Like many people, Poppets, I have a love-hate relationship with
labels. On the one hand, life is a lot easier when we can use a word
or two and be on the same page. On the other hand, too often labels
are used to pigeonhole us, to confine us. To label us. Yes, I am a
rubenesque, Pagan, cis-sexual, non-gender binary conforming,
liberal-leaning, Southern, married, Bostonian brunette who dyes her
hair red. But I’m also just…me. See the issue? That first
paragraph tells you far more about me than the second one, but the
second one is far more complete.
Which
brings us to the issue I have with talking about “the LGBTQ
community.” What exactly do we mean when we talk about that? Sure,
we mean lesbians, gays, bi-sexuals, transgendered people, and queers.
However, anyone who knows much about sociological spectrums knows
that there are far more than five points on any scale. Thus, I have
come to appreciate the word “queer.”
Now,
I know for many people, queer is an insult. This is not to invalidate
or negate that. It was for me for a long time as well. I considered
it a word we could not reclaim, regardless of our best intentions,
akin to the n-word for black people or “girl” for women. A word
that was too derogatory for too long – still currently, even –
for us to ever be able to adopt it without the stigma hanging over
it. If you still feel that way, I get it and you have my respect
around it. However, my feelings on this have changed.
For
me, the word queer has come to include every point on the spectrum,
not just the four LGBT points. You can be a gay man, or a
non-transitioning, lesbian, transgendered woman and both be “queer.”
I have written here before about the prejudices bisexuals often face,
and the biases against bi-gendered people. Non-transitioning
transgendered people struggle for acceptance and validation. I have
friends who, while they are indeed gay men, reject the implications
of the word gay. I have lesbian friends who have been called out for
identifying themselves as gay when they “are really lesbians.”
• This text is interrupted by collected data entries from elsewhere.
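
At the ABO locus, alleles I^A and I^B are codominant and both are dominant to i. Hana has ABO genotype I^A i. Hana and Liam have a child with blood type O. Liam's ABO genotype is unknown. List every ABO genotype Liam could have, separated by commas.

For each candidate genotype of Liam, check whether crossing it with I^A i can produce every observed child phenotype.
  I^A I^A → possible child types {A} ✗
  I^A I^B → possible child types {A, B, AB} ✗
  I^A i → possible child types {O, A} ✓
  I^B I^B → possible child types {B, AB} ✗
  I^B i → possible child types {O, A, B, AB} ✓
  i i → possible child types {O, A} ✓

I^A i, I^B i, i i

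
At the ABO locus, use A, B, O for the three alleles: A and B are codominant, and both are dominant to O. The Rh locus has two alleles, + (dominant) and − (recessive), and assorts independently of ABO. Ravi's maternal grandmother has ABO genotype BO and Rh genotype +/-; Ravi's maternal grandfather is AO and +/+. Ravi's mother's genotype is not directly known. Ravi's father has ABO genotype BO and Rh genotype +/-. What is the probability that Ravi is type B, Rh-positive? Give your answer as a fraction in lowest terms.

7/16

Ravi's mother's ABO genotype from BO × AO: 1/4 AB, 1/4 AO, 1/4 BO, 1/4 OO.
Crossing each possibility with the father BO and summing P(type B): 1/4·1/2 + 1/4·1/4 + 1/4·3/4 + 1/4·1/2 = 1/2.
Similarly for Rh via the mother's Rh distribution: P(Rh+) = 7/8.
Independent loci: 1/2 × 7/8 = 7/16.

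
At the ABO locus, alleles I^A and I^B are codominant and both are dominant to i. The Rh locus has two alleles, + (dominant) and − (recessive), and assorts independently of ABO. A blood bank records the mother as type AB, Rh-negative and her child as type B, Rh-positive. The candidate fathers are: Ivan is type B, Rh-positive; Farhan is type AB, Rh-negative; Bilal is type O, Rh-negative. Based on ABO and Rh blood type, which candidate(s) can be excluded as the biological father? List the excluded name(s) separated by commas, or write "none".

A candidate is excluded only if no genotype consistent with his phenotype could produce a type B, Rh-positive child with a type AB, Rh-negative mother.
Farhan (type AB, Rh-): no genotype consistent with that phenotype can produce a type-B Rh+ child with a type-AB mother.
Bilal (type O, Rh-): no genotype consistent with that phenotype can produce a type-B Rh+ child with a type-AB mother.

Farhan, Bilal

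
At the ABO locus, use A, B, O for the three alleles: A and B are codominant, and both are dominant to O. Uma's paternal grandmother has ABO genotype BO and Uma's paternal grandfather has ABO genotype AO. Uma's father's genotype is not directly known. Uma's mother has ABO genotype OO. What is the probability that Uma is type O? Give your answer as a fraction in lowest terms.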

The label we adopted in order to include us all has become something
we use to exclude each other instead. If we don’t fit neatly into
our label, our specific alphabet soup, we can be more easily outcast.
More easily judged. And really, isn’t that what we were trying to
end in the first place?
So
I have come to embrace “queer.” Queer includes the whole
non-heterostandard spectrum, regardless of sexual identity,
regardless of gender identity, regardless of comfy settling into
accepted alphabet soup. Queer says enough. It labels enough. We can
be on the same page, without pigeonholing ourselves or each other. It
works the way labels are supposed to work, by making us freer instead
of holding us back. And that’s a label I can live with.
Until
next month, Poppets, take care of you.